Но ни у него, ни у меня не было времени для игротерапии. Он еврей и потому не смог устроиться на работу в Киеве. После института поехал работать в Житомир. Лечил истерию, психопатию и более сложные болезни. Положение психиатрии, ее низкий уровень, неспособность лечить большинство психозов (если не все) привили ему отвращение к врачебному обману, к глупым коллегам. Посещение тюрем привело его в ужас: сколько там больных психически, сколько здоровых, брошенных в одни камеры с больными. Он старался добиться перевода сумасшедших уголовников в больницу, но удавалось это с трудом. Как человеку, воспитанному на великой русской литературе, в семье врачей, ему трудно было стать хладнокровным лекарем, молчаливо созерцающим мучения больных и бездушие коллег. А тут известия о психушках, угрозы психиатрией, антисемитизм, с которым ему приходилось сталкиваться каждый день. Даже охрана, надзиратели тюрем, боящиеся его как начальства, психиатра, проверяющего положение больных в тюрьмах, имели перед ним преимущество невежества, бездушия, толстокожести, власти карателей и расовой чистоты. Последний легавый чувствует превосходство над евреем, если даже еврей – Лунц. А что уж говорить о еврее с ранимой совестью, со столь тонкой нервной системой, что она откликается на все боли ближних?

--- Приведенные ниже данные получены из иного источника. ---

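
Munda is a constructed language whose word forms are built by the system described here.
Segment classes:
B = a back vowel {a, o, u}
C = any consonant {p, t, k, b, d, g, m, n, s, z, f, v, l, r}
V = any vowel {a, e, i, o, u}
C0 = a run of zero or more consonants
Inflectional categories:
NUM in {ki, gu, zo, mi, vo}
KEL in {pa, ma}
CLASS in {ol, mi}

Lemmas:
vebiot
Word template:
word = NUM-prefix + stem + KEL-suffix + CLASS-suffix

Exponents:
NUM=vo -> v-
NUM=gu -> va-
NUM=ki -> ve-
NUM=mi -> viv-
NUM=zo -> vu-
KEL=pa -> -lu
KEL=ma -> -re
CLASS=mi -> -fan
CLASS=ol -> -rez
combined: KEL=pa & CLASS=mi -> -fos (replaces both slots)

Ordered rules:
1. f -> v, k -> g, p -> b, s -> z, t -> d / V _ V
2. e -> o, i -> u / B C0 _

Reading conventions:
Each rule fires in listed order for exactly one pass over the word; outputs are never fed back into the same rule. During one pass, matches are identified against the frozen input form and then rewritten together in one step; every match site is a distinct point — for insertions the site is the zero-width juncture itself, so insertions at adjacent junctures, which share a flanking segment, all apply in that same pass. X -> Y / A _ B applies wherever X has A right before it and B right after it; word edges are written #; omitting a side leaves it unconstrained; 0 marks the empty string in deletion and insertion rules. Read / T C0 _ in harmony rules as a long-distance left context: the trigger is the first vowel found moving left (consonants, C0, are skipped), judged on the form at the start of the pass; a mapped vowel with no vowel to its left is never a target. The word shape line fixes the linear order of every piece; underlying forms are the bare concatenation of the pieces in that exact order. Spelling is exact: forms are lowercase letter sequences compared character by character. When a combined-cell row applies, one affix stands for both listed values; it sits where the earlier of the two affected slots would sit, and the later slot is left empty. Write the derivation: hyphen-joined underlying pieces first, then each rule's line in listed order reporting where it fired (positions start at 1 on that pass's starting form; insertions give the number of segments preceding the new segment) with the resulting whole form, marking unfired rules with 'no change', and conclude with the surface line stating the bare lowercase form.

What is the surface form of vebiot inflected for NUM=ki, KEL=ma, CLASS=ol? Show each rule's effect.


underlying: ve-vebiot-re-rez
1. f -> v, k -> g, p -> b, s -> z, t -> d / V _ V: no change
2. e -> o, i -> u / B C0 _: fires at position(s) 10: vevebiotrorez
surface: vevebiotrorez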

Славик писал рассказы. Вкусы наши существенно отличались. Когда он написал рассказ о своих поисках работы, мне рассказ очень понравился, ему же не очень. Он искал художественное обобщение в сюрреалистических образах, в сюрреалистическом построении сюжета. Как психиатр он видел советский абсурд, паралогизм очень хорошо. Ведь это страна шизофрении, сосуществование двух (и более) «стран» – страны, стоящей «на пороге коммунизма» и страны, стоящей на уровне древнего Рима, средневековья, Ивана Грозного, Петра I, Пугачева. Но это и параноидальная страна, с манией величия и бредом отношения – советско-русское мессианство и страх перед происками империалистов, сионистов, украинских националистов, ревизионистов, троцкистов. Все виды болезни есть в этой стране, нет только здоровья. Тут и людоедство, и вампиризм, и чрезмерная конкретность мышления и чрезмерная абстрактность. Огромный сумасшедший дом, где здоровых людей лечат параноики, шизофреники, психопаты, истерики.